Hi, there are a lot of factors to check while ELISA assay is not work. Normally, I do trials first to check the right concentrations of target, Abs, and even the substrate to be used in ELISA. I found that different dilutions range of Abs (not only the manufacture recommended condition) will be able to give good colorimetric results. Most of time only  changing the subtract concentrations will help. In lots of ELISA, we found that manufacture suggestions are really suggestions only.  If you try to play different dilutions in above factors and still have plateau reading too fast, the last you can try is to use Kinetic Reading of your colorimetric results ( some ELISA reader has this function.) This will give you good understanding of when your color results reach the plateau or overboard. Say, your color development time is 30min, and actually in 10 min, your color result already past OD= 2.0. In this case, it is a need to dilute down a factor, like your IgG, Abs, or subtract to read more slowly before your 30 min development time due. In lab, we do have some protocols that color developed so fast, so our color reading stop points set at 15min. Hope this info would help.

You need to titrate each reagent one by one. 

You also need to do a time course for color development 

Hi,

I would agree with the previous answers. It sounds that the assay is a bit too sensitive for your purposes.

Several factors influence assay sensitivity:

- Agitation and shaking increase sensitivity and shorten incubation times. Typically not all laboratories have plate-shakers so the incubation is performed at RT or 37C for 60 minutes to compensate the lost sensitivity.

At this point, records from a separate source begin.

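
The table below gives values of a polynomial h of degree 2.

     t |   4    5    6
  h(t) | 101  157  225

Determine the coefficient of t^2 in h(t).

Write h(t) = at^2 + bt + c. Substituting each data point gives a linear system:
  16a + 4b + c = 101
  25a + 5b + c = 157
  36a + 6b + c = 225
Solving the system yields a = 6, b = 2, c = -3.
So h(t) = 6t^2 + 2t - 3.
The leading coefficient is 6.

6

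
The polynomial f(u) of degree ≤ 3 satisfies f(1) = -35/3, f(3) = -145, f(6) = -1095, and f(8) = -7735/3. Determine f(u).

Write f(u) = au^3 + bu^2 + cu + d. Substituting each data point gives a linear system:
  a + b + c + d = -35/3
  27a + 9b + 3c + d = -145
  216a + 36b + 6c + d = -1095
  512a + 64b + 8c + d = -7735/3
Solving the system yields a = -5, b = 0, c = -5/3, d = -5.
So f(u) = -5u^3 - (5/3)u - 5.
Check: f(1) = -35/3. ✓

f(u) = -5u^3 - (5/3)u - 5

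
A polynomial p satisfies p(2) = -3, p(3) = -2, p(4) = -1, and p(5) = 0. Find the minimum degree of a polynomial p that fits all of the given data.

1

Forward differences of the values at x = 2, 3, 4, 5:
  p  : -3  -2  -1  0
  Δ  : 1  1  1
  Δ^2: 0  0
  Δ^3: 0
The first differences are constant (1) and nonzero, while all higher differences vanish, so the minimal degree is 1.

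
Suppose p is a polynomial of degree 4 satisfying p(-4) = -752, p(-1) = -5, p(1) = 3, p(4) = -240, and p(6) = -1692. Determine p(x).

p(x) = -2x^4 + 4x^3 + x^2

Using the Lagrange interpolation formula with nodes -4, -1, 1, 4, 6:
  L_0(x) = (x + 1)(x - 1)(x - 4)(x - 6) / 1200
  L_1(x) = (x + 4)(x - 1)(x - 4)(x - 6) / -210
  L_2(x) = (x + 4)(x + 1)(x - 4)(x - 6) / 150
  L_3(x) = (x + 4)(x + 1)(x - 1)(x - 6) / -240
  L_4(x) = (x + 4)(x + 1)(x - 1)(x - 4) / 700
Then p(x) = -752·L_0(x) - 5·L_1(x) + 3·L_2(x) - 240·L_3(x) - 1692·L_4(x).
Expanding and collecting terms gives p(x) = -2x^4 + 4x^3 + x^2.
Check: p(-1) = -5. ✓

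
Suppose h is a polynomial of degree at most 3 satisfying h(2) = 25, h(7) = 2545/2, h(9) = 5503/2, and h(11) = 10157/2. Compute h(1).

Write h(t) = at^3 + bt^2 + ct + d. Substituting each data point gives a linear system:
  8a + 4b + 2c + d = 25
  343a + 49b + 7c + d = 2545/2
  729a + 81b + 9c + d = 5503/2
  1331a + 121b + 11c + d = 10157/2
Solving the system yields a = 4, b = -2, c = -1/2, d = 2.
So h(t) = 4t^3 - 2t^2 - (1/2)t + 2.
Then h(1) = 7/2.

7/2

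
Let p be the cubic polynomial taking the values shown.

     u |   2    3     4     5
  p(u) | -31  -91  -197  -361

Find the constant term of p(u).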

- Incubation temperature, higher the more sensitive. Some ELISAs benefit from ambient temperature incubation, whereas some require +37C or +4C.

- Sample dilution.

Higher sensitivity of the ELISA can lead to increased background of the assay (reagent blank) and aspecific signal from sample matrix. The matrix effect is important to check. You should have a sample of similar composition as your serum samples, but which does not contain IgG, or is from a species which your detection antibodies do not cross-react with. Ideally this material should not give any signal over a broad dilution range. In practice, high concentration of serum always gves some aspecific background. You the pick a dilution range where this effect does not contribute to the signal. 

Easiest ways to de-sensitise your ELISA is to leave the plate at RT without agitation. You still need to check whether your assay standard and sample give a proper dose dependent signa. Make sure that the curves look identical. Sometimes the matrix causes that the biological sample dose response is different from standard. If you do not want to desensitise, other option is that you just keep diluting your sample until you find the range where the linear d.r. emerges. 

one important factor is that you should verify is that  your assay can run for 30 minutes so that the reagent blank and the sample controls remain at decent absorbance levels (

It seems that you need to optimize the assay conditions, as suggested in previous answers. In my opinion and experience, rocking and shaking does not impact the reaction as much, as the antigen antibody reactions happen by the Brownian movements of these molecules.

Take your time, the immune reaction is not the fastest but will happen anyhow within minutes. The longer incubation times protects you from time gradients on the plate which leads to an increased (im)precisicion. The detection limit depends anyhow only on the affinity of the solid phase antibody to the antigen (here: IgG).